My name is Li Xiufen, I am 65 years old and I was a secondary school teacher before I retired. My wife and I have a son and a daughter, the son is called Zhao Lei, and the daughter is Zhao Li. My wife passed away five years ago due to illness, and now I live with my son and daughter-in-law. I originally thought that I would be able to enjoy family happiness in my old age, but in recent years, I feel that my son and daughter-in-law have become more and more cold towards me, and even a little disgusted. I couldn't help but reflect on what I had done wrong and why I ended up in such a situation.
I began to pay attention to my words and actions, trying to find the root of the problem. I noticed that some bad habits of the elderly may have caused tension between me and my son and daughter-in-law.
Habit 1: Excessive interference
Since the birth of my grandson, I have volunteered to take care of my grandson. However, as my grandson grew older, I found it increasingly difficult to let go. I often give my opinion on my daughter-in-law's education and even directly interfere with her decisions. For example, when my daughter-in-law wants to let my grandson eat by herself, I am always worried that my grandson will not have enough to eat, so I grab the spoon and feed it myself. This behavior made her daughter-in-law feel helpless and made her feel that her authority had been challenged.
Habit 2: Be opinionated
As I grew older, I gradually developed my own habits and perceptions of life, which were often different from those of young people. For example, I like to wake up early and exercise in the morning, while my daughter-in-law thinks it's better to exercise in the evening. Whenever she brings up the benefits of exercising at night, I always stand by my point and even refute her with "that's what I used to do and I'm in good health now." Such stubbornness makes it difficult for my daughter-in-law to communicate with me.
Habit 3: Nosy
At home, I always like to meddle in various things. Whether it's my son's work or my daughter-in-law's social activities, I want to ask about it. Sometimes, I even comment on my daughter-in-law's friends behind my back, making her feel that her social circle is being interfered with. This kind of behavior made my daughter-in-law feel very uncomfortable and made my relationship with her even more strained.
Habit 4: Lack of a sense of boundaries
I often forget the boundaries between myself and my son and daughter-in-law and excessively intrude into their private space. For example, I'll casually go into their bedrooms and even rummage through their personal belongings when they're not home. This behavior made my son and daughter-in-law feel that their privacy had been violated, and it also made my relationship with them even more awkward.
Habit 5: Complaining and negativity
As I grew older, I gradually became less satisfied with my life and often complained about the unsatisfactory things in my life. These complaints not only made my son and daughter-in-law feel depressed, but also made them feel that the atmosphere was heavy when they were with me. In addition, I tend to get caught up in negativity and have a pessimistic attitude towards the things around me. This emotional state made it difficult for my family to get along with me.
Habit 6: Lack of self-growth
After retirement, I gradually immersed myself in my own world, reluctant to accept new knowledge and ideas. I lacked the motivation to grow and was reluctant to learn new skills or participate in social activities. This state has made me more and more distant from young people, and it has also made my son and daughter-in-law find it difficult to communicate with me.

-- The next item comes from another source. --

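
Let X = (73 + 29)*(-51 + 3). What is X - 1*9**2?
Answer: -4977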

After becoming aware of these problems, I began to work on changing myself. I try to let go and let my daughter-in-law take care of her grandchildren independently and respect her way of upbringing; I also began to try to accept the habits and opinions of young people, and no longer be stubborn. At the same time, I tried to control my curiosity and no longer meddle in the private affairs of my son and daughter-in-law; I've also learned to respect their privacy and personal space and stop casually entering their bedrooms or rummaging through their personal belongings.
In addition, I try to adjust my mindset to reduce complaints and negativity, and fill the home with a positive and optimistic atmosphere. I also started to focus on self-growth, learning new knowledge and skills, and keeping myself up to date.
After a period of hard work, I found that my son and daughter-in-law's attitude towards me has improved significantly. They began to take the initiative to communicate with me and share the moments of their lives. I also feel more fulfilled and fulfilled and have a more harmonious relationship with my family.
Now, I understand why my son and daughter-in-law used to hate me. It turned out that it was because of some bad habits that existed in my body that made them feel uncomfortable. By changing these habits, I have not only improved my relationship with my family, but also made my later life better. I hope that my experience can shed some light on other seniors so that we can all have a happy and harmonious old age.